Siostra Elwira Petrozzi, która 22 lata temu założyła w Saluzzo we Włoszech pierwszy dom dla wspólnoty, tłumaczy że „Cenacolo” (z włoskiego „Wieczernik”) oznacza bycie z Panem. – Bo to właśnie Bóg układa dla każdego z nas najwspanialszy scenariusz życia – podkreśla. – On najlepiej wie, czego potrzebujemy. On także jest najlepszym psychologiem i najlepszym lekarzem. Ci, którzy są w Cenacolo dwa, trzy lata, zaczynają rozumieć te słowa. Zapytani o program wspólnoty, z przekonaniem odpowiadają, że każdy z nich zdobywa go na kolanach. Dlatego chłopcy modlą się tu kilka razy dziennie. W ciągu dnia odmawiają jedną lub dwie części Różańca, a gdy tylko mają okazję, uczestniczą we Mszy św. Rano i wieczorem wspólnie adorują Najświętszy Sakrament, który przechowują w kaplicach wszystkich domów (obecnie na świecie jest ich około pięćdziesięciu). Prowadzą wieczystą, indywidualną adorację – w każdej godzinie doby ktoś inny ze wspólnoty na całym świecie czuwa przez Jezusem. – Dzięki modlitwie mam w sercu pokój – mówi Marcel (Polak, 28 lat, ćpał dziesięć lat, we wspólnocie jest od ponad trzech lat). – Świat może się walić: pokłóciłeś się z najlepszym przyjacielem, źle poszedł mecz, dowiedziałeś się, że w rodzinie jest tragedia – mimo to po adoracji zachowasz w swoim wnętrzu ciszę. Adamowi (Polak, 26 lat, brał przez sześć lat, we wspólnocie jest od ponad trzech lat) modlitwa pomogła uwierzyć w to, że Bóg rzeczywiście opiekuje się ludźmi. Mógł tego doświadczyć, ponieważ we wspólnocie nie korzysta się z pomocy finansowej z instytucji ani nie pobiera opłat od rodzin narkomanów. „Żyje z Opatrzności”, prosząc Boga o niezbędne produkty i sprzęty, pracując w domu, pomagając innym i korzystając z ich dobrego serca.

Niech żyje brak obłudy!

Narkomani zaczynają się modlić, ponieważ doświadczają, jak w Cenacolo wprowadza się modlitwę w czyn. – Zawsze denerwowała mnie obłuda ludzi – to, że odmawiają pacierze, a w ich życiu nic się nie zmienia – mówi jeden z chłopaków. – W jej siłę uwierzyłem dopiero wtedy, gdy wspólnota pokazała mi, jak wprowadzać ją w czyn. Prowadzili przyjacielskie rozmowy, tłumaczyli, dali to, czego zawsze szukałem: radość, wolę do życia i do bycia razem. A ja wiedziałem, że to potrafią, ponieważ modlą się i wierzą.

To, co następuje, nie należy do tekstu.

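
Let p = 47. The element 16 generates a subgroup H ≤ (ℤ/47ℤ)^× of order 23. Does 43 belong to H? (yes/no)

⟨16⟩ has order 23; its elements mod 47 are {1, 2, 3, 4, 6, 7, 8, 9, 12, 14, 16, 17, 18, 21, 24, 25, 27, 28, 32, 34, 36, 37, 42}.
43 is not in this set.

no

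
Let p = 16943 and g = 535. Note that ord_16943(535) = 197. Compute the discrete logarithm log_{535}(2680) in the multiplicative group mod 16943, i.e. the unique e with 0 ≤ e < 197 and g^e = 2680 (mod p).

Baby-step giant-step with m = ceil(sqrt(197)) = 15.
Baby table (535^j mod 16943 for j=0..14):
  0:1  1:535  2:15137  3:16484  4:8580  5:15690  6:7365  7:9499
  8:16008  9:8065  10:11253  11:5590  12:8682  13:2488  14:9526
Giant step factor: 535^(-15) ≡ 7403 (mod 16943).
Scan 2680·7403^i mod 16943 for i = 0, 1, …:
  i=0: 2680   i=1: 16730   i=2: 15803   i=3: 15137
Match at i=3, j=2: e = 3·15 + 2 = 47.

47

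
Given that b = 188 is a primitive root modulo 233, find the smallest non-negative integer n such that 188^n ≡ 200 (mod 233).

Baby-step giant-step with m = ceil(sqrt(232)) = 16.
Baby table (188^j mod 233 for j=0..15):
  0:1  1:188  2:161  3:211  4:58  5:186  6:18  7:122
  8:102  9:70  10:112  11:86  12:91  13:99  14:205  15:95
Giant step factor: 188^(-16) ≡ 23 (mod 233).
Scan 200·23^i mod 233 for i = 0, 1, …:
  i=0: 200   i=1: 173   i=2: 18
Match at i=2, j=6: n = 2·16 + 6 = 38.

38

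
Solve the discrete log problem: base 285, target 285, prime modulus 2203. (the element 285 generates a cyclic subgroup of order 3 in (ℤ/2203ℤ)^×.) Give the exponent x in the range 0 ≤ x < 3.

1

Successive powers of 285 modulo 2203:
  285^0=1  285^1=285
So 285^1 ≡ 285 (mod 2203), giving x = 1.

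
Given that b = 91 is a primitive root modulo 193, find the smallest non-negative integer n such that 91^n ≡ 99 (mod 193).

Baby-step giant-step with m = ceil(sqrt(192)) = 14.
Baby table (91^j mod 193 for j=0..13):
  0:1  1:91  2:175  3:99  4:131  5:148  6:151  7:38
  8:177  9:88  10:95  11:153  12:27  13:141
Giant step factor: 91^(-14) ≡ 110 (mod 193).
Scan 99·110^i mod 193 for i = 0, 1, …:
  i=0: 99
Match at i=0, j=3: n = 0·14 + 3 = 3.

3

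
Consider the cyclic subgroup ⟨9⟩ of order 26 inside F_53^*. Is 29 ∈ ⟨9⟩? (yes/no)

29 ∈ ⟨9⟩ iff 29^26 ≡ 1 (mod 53), since |⟨9⟩| = 26.
29^26 mod 53 = 1.
Since 1 = 1, 29 lies in the subgroup.

yes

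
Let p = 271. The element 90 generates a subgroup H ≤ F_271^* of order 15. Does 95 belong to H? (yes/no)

no

⟨90⟩ has order 15; its elements mod 271 are {1, 9, 10, 28, 57, 81, 87, 90, 100, 187, 241, 242, 244, 252, 268}.
95 is not in this set.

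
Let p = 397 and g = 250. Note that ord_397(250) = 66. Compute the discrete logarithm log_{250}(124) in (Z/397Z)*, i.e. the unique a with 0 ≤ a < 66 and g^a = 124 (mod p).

Successive powers of 250 modulo 397:
  250^0=1  250^1=250  250^2=171  250^3=271  250^4=260  250^5=289
  250^6=393  250^7=191  250^8=110  250^9=107  250^10=151  250^11=35
  250^12=16  250^13=30  250^14=354  250^15=366  250^16=190  250^17=257
  250^18=333  250^19=277  250^20=172  250^21=124
So 250^21 ≡ 124 (mod 397), giving a = 21.

21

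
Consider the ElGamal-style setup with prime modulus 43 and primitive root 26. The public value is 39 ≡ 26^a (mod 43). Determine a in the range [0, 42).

39

Baby-step giant-step with m = ceil(sqrt(42)) = 7.
Baby table (26^j mod 43 for j=0..6):
  0:1  1:26  2:31  3:32  4:15  5:3  6:35
Giant step factor: 26^(-7) ≡ 37 (mod 43).
Scan 39·37^i mod 43 for i = 0, 1, …:
  i=0: 39   i=1: 24   i=2: 28   i=3: 4
  i=4: 19   i=5: 15
Match at i=5, j=4: a = 5·7 + 4 = 39.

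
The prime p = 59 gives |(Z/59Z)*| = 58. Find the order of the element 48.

29

The order of 48 must divide p − 1 = 58 = 2 · 29.
Divisors: 1, 2, 29, 58.
Check each in increasing order: 48^1 ≡ 48;  48^2 ≡ 3;  48^29 ≡ 1.
Smallest exponent giving 1 is 29.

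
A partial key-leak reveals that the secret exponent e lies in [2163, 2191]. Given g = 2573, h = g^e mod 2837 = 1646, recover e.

2182

Compute 2573^2163 mod 2837 = 1762, then multiply by 2573 repeatedly:
  2573^2163=1762  2573^2164=100  2573^2165=1970  2573^2166=1928  2573^2167=1668
  2573^2168=2220  2573^2169=1179  2573^2170=814  2573^2171=716  2573^2172=1055
  2573^2173=2343  2573^2174=2751  2573^2175=8  2573^2176=725  2573^2177=1516
  2573^2178=2630  2573^2179=745  2573^2180=1910  2573^2181=746  2573^2182=1646
Found 1646 at exponent 2182.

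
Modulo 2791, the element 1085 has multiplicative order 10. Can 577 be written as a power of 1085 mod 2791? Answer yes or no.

⟨1085⟩ has order 10; its elements mod 2791 are {1, 577, 800, 861, 1085, 1706, 1930, 1991, 2214, 2790}.
577 is in this set.

yes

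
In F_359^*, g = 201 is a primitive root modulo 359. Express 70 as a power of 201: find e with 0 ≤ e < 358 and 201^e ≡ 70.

319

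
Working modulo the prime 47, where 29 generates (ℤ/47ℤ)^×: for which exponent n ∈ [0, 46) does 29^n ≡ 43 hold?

Successive powers of 29 modulo 47:
  29^0=1  29^1=29  29^2=42  29^3=43
So 29^3 ≡ 43 (mod 47), giving n = 3.

3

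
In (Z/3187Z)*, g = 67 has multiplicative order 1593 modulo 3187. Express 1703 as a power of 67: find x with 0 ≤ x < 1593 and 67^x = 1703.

Baby-step giant-step with m = ceil(sqrt(1593)) = 40.
Baby table (67^j mod 3187 for j=0..39):
  0:1  1:67  2:1302  3:1185  4:2907  5:362  6:1945  7:2835
  8:1912  9:624  10:377  11:2950  12:56  13:565  14:2798  15:2620
  16:255  17:1150  18:562  19:2597  20:1901  21:3074  22:1990  23:2663
  24:3136  25:2957  26:525  27:118  28:1532  29:660  30:2789  31:2017
  32:1285  33:46  34:3082  35:2526  36:331  37:3055  38:717  39:234
Giant step factor: 67^(-40) ≡ 62 (mod 3187).
Scan 1703·62^i mod 3187 for i = 0, 1, …:
  i=0: 1703   i=1: 415   i=2: 234
Match at i=2, j=39: x = 2·40 + 39 = 119.

119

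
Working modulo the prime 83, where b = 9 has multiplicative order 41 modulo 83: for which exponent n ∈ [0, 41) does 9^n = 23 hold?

38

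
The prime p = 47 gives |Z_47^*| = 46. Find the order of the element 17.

23

The order of 17 must divide p − 1 = 46 = 2 · 23.
Divisors: 1, 2, 23, 46.
Check each in increasing order: 17^1 ≡ 17;  17^2 ≡ 7;  17^23 ≡ 1.
Smallest exponent giving 1 is 23.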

Lekarstwem jest drugi człowiek

Siostra Elwira podkreśla, że w rodzinach zbyt dużo mówi się o pieniądzach, a za mało uwagi poświęca się dziecku. Młodzi, nie znajdując szczęścia w domu, szukają go w narkotykach. Dlatego wspólnota zwraca uwagę na człowieka, jako na ogromną wartość, i obdarza go miłością. Każdy „nowy” otrzymuje tzw. anioła stróża – chłopaka, który uporał się już częściowo ze swoim problemem i służy teraz „młodemu” dzień i noc radą oraz wsparciem. Podczas dnia wszystkie zajęcia są ustalone tak, by zwracać uwagę na drugiego. Jeden uczy się na głos włoskiego (to język, którym porozumiewają się tu ludzie z różnych krajów), kolega obok zmywa w tym czasie talerze. Najważniejsze jest nie to, ile się zrobi, ale – by być przy tym razem. Dlatego, gdy byli narkomani mijają się w domu czy ogrodzie, mówią z uśmiechem: Jak się czujesz? O czym myślisz? Jak idzie? – Ci, którzy wstępują do wspólnoty, mają wiele kompleksów i często nie potrafią mówić o niczym innym oprócz samochodów, pieniędzy i seksu – wyjaśnia Marcel. – Dlatego w Cenacolo rozmawia się ze sobą i o sobie podczas posiłków, w czasie wolnym i na spotkaniach w grupach. W ten sposób chłopaki uczą się nazywać swoje uczucia, poznawać prawdę o sobie i akceptować ją. Diego (Włoch, 22 lata, brał dwa i pół roku, w Cenacolo od trzech lat) dodaje, że „bycia razem” uczy ich praca. – Przedtem unikaliśmy pracy, dlatego uczymy się jej tutaj, by później móc utrzymać rodziny – mówi. – Wykonujemy także te zajęcia, których nie lubimy – tak jak w życiu. Bo wspólnota jest szkołą życia.

Wyrzucone maski

Niewyszukane środki: modlitwa, przyjaźń i praca pomagają wyjść z nałogu ok. 75 proc. osób, które wstępują do Cenacolo. Uczą poznawać prawdę o sobie: odkrywać wady, zalety i zdolności. – Przedtem zakładałem maski: inną dla rodziców, inną dla dziewczyny, inną dla szefa – mówi Marcel. – Nie potrafiłem pokazać, kim naprawdę jestem, przez co nie wiedziałem, jaki jestem. We wspólnocie odkryłem prawdziwe „ja”: swoje zalety, wady i zdolności. Diego w Cenacolo pozbył się m.in. ciągłego uczucia osamotnienia. – Przed wspólnotą moją zdolność nawiązywania kontaktów wykorzystywałem, by oszukać ludzi – zwierza się Adam. – Tu nauczyłem się wykorzystywać ją do pomagania innym. Mama Adama także zauważyła tę przemianę. Mówi, że przedtem prawie mu nie ufała, a teraz potrafią szczerze rozmawiać. – Adam nie udaje, naprawdę jest otwarty – podkreśla. – A ja mogę być szczęśliwą matką syna, który kiedyś rozpoczął głupie życie, a teraz wyszedł na prostą. We wspólnocie innego stylu życia uczą się nie tylko narkomani i ich rodziny. – Chłopcy dają mi przykład życia prostego, w prawdzie, co dla księży też jest trudne – mówi ks. Wacław Grondalski, opiekun wspólnoty w Polsce i prezes zarządu Fundacji Charytatywnej im. bp. Czesława Domina, która daje wspólnocie osobowość prawną. – Tu czuję się wolny.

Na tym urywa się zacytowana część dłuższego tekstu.